This is a simple Helm chart and Ansible playbook to demonstrate Helm --timeout
being used without --wait
to accommodate long-running pre-chart hooks.
The chart simply consists of a pre-chart batch job that sleeps for six minutes and then terminates.
This is long enough to trigger Helm's default five minute timeout, causing it to fail.
If --timeout 6m
is provided, the chart successfully installs.
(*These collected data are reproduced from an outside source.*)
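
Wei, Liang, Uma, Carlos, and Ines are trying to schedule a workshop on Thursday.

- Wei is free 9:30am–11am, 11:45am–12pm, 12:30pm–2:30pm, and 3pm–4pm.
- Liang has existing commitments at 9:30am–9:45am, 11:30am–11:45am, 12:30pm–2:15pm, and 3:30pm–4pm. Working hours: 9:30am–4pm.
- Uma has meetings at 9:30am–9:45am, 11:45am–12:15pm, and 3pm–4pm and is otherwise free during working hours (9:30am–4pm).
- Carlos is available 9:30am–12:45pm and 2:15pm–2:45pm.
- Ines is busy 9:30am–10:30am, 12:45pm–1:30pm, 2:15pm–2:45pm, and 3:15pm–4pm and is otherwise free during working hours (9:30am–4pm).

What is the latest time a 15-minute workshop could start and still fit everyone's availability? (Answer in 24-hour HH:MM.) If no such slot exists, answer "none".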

https://helm.sh/docs/intro/using_helm/#helpful-options-for-installupgraderollback
You will need:
- Ansible
- Helm
- Kubernetes cluster
If the kubernetes.core
collection is not already installed, run ansible-galaxy collection install -r requirements.yml
.
This demo assumes the Kubernetes cluster has been configured in ~/.kube/config
and will install the chart into the default
namespace.
This will fail because the job takes six minutes to terminate and Helm's default duration is 5m
.
sh helm-defaults-fails.sh
This will succeed because the timeout has been set to 10m
, but the job finishes in six.
sh helm-w-timeout-succeeds.sh
This will fail because kubernetes.core.helm
only adds --timeout
, based on the wait_timeout
module option, if wait: yes
is specified.
sh ansible-helm-timeout-ignored.sh
This will succeed wait
has been enabled.
However, there are situations where wait
is undesirable, such as an application that has a very long startup process.
Helm's --wait
will block waiting for all resources to become ready.